Der Clou liegt im Umdrehen der Lernphasen. Das, was früher Hausübung war, passiert jetzt gemeinsam, das, was früher Frontalvortrag war, erledigen die Lernenden selbstbestimmt daheim. Das ist nicht nur effizient, sondern auch inklusiv. Ein Video lässt sich pausieren, zurückspulen oder mit Untertiteln versehen. OneNote besitzt einen Immersive Reader, der Text vorliest, Silben trennt und die Zeile hervorhebt – ein Segen für Kinder mit Leseschwäche oder Aufmerksamkeitsproblemen. Und weil seit der Geräteinitiative „Digitales Lernen“ fast alle eine eigene Schulgeräte haben, muss niemand mehr fragen, ob er oder sie überhaupt Zugriff hat.

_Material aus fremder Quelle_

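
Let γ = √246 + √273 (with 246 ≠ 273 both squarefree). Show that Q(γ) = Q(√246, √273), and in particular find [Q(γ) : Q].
[Q(γ) : Q] = 4 (equivalently, Q(γ) = Q(√246, √273))

Obviously Q(γ) ⊆ Q(√246, √273), and [Q(√246, √273):Q] = 4 (since 246, 273 are distinct squarefree integers > 1 with 67158 not a perfect square). To show equality we compute the minimal polynomial of γ. From γ = √246 + √273: γ^2 = 246 + 2√(67158) + 273 = 519 + 2√(67158), so γ^2 - 519 = 2√(67158); squaring, (γ^2 - 519)^2 = 4·67158, i.e. γ^4 - 1038γ^2 + 269361 - 268632 = 0, i.e. γ^4 - 1038γ^2 + 729 = 0. So γ is a root of x^4 - 1038x^2 + 729. This polynomial is irreducible over Q: it has no rational root (each ±√246 ± √273 is irrational), and any factorization into two quadratics over Q would force √(67158) ∈ Q (pairing opposite roots) or √246, √273 ∈ Q (other pairings), all impossible. Hence [Q(γ):Q] = 4 = [Q(√246, √273):Q], so Q(γ) = Q(√246, √273).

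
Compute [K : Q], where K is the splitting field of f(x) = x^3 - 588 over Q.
[K : Q] = 6

The roots of x^3 - 588 are ∛588, ω∛588, ω^2∛588 where ω = e^(2πi/3) is a primitive cube root of unity, so K = Q(∛588, ω). Now [Q(∛588):Q] = 3 (since 588 is not a perfect cube, x^3 - 588 is irreducible) and [Q(ω):Q] = 2. Both 2 and 3 divide [K:Q], and [K:Q] ≤ 3·2 = 6, so [K:Q] = 6. (Equivalently: Q(∛588) ⊂ R but ω ∉ R, so [K : Q(∛588)] = 2.)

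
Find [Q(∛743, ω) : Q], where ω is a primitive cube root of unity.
[Q(∛743, ω) : Q] = 6

[Q(∛743):Q] = 3 (min poly x^3 - 743, irreducible since 743 is not a perfect cube). [Q(ω):Q] = 2 (min poly x^2 + x + 1). Since Q(∛743) ⊂ R and ω ∉ R, we have ω ∉ Q(∛743), so x^2 + x + 1 remains irreducible over Q(∛743) and [Q(∛743, ω) : Q(∛743)] = 2. By the tower law, [Q(∛743, ω) : Q] = 3 · 2 = 6. (In fact Q(∛743, ω) is the splitting field of x^3 - 743 over Q.)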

Eine großartige Erfahrung machte ich mit einem Projekt im Fach Geografie und wirtschaftliche Bildung zur Landwirtschaft in aller Welt. Die Schüler:innen sahen sich vorab ein kurzes Video zu verschiedenen globalen Landwirtschaftsformen an – von tropischer Plantagenwirtschaft über industrielle Agrarbetriebe bis hin zur Subsistenzwirtschaft in Afrika. Im vorbereiteten OneNote-Abschnitt hielten sie ihre Fragen und Auffälligkeiten fest und recherchierten unterstütz vom Research Coach, einem der Lernbeschleuniger von Microsoft. Im Unterricht arbeiteten die Gruppen an digitalen Whiteboards in Canva, um zentrale Merkmale, Vor- und Nachteile der jeweiligen Formen grafisch darzustellen. Ich begleitete sie, stellte Rückfragen, dokumentierte die Ergebnisse und teilte sie direkt im Kursnotizbuch. Daraus ergaben sich differenzierte Diskussionen, mehr Tiefgang beim Denken und ein deutlich gestärktes Verständnis für globale Zusammenhänge.

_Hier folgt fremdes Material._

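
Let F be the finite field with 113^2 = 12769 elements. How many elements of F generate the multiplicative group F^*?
There are φ(12768) = 3456 primitive elements

F_q^* is cyclic of order q - 1 = 12768. A cyclic group of order m has exactly φ(m) generators. Here m = 12768 = 2^5 · 3 · 7 · 19, so the number of primitive elements is φ(12768) = 3456.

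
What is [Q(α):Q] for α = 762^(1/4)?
[Q(α):Q] = 4

α is a root of x^4 - 762. By Eisenstein's criterion at the prime p = 2 (which divides the constant term 762 but p^2 = 4 does not, since 762 is squarefree), x^4 - 762 is irreducible over Q. Hence [Q(α):Q] = 4.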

Im Deutschunterricht erinnere ich mich gerne an das Kapitel „Märchen erfinden“. Die Schüler:innen starteten als Wochenhausübung mit einem kurzen Podcast, der die wichtigsten Merkmale von Märchen erklärte – von typischen Figuren bis zum magischen Dreierschema. So hatten alle dieselbe Grundlage, unabhängig vom individuellen Lerntempo. In TSNMoodle fanden sie anschließend eine interaktive H5P-Aufgabe mit Formulierungshilfen, typischen Satzanfänge, Redewendungen und einem Baukasten für die Struktur. Viele nutzten diese Unterstützung, um ihre ersten Entwürfe gezielt zu überarbeiten. In der Präsenzphase arbeiteten wir dann am Feinschliff – manche vertonten ihr Märchen als Hörspiel mit der App Garage Band am iPad, andere setzten es in ein digitales Bilderbuch mit Canva um. Das Projekt zeigte eindrucksvoll, wie digitale Medien Schreibprozesse differenziert begleiten und kreative Ausdrucksformen fördern können, ganz ohne Leistungsdruck.

Kritische Stimmen fragen oft, ob „Flippen“ nicht einfach nur mehr Arbeit für die Lehrkraft bedeutet. Ja, am Anfang muss man investieren. Ein Video skripten, aufnehmen, schneiden. Eine Aufgabenlogik in TSNMoodle durchdenken. Aber die Ressourcen wachsen und lassen sich recyceln. Durch Zusammenarbeit mit den Kolleg:innen entsteht ein gemeinsamer Pool, der den Aufwand verteilt und immer inklusiver wird, weil jeder seine Barrieren im Blick hat. Auch KI kann beim Erstellen und Differenzieren der Aufgaben stark unterstützen.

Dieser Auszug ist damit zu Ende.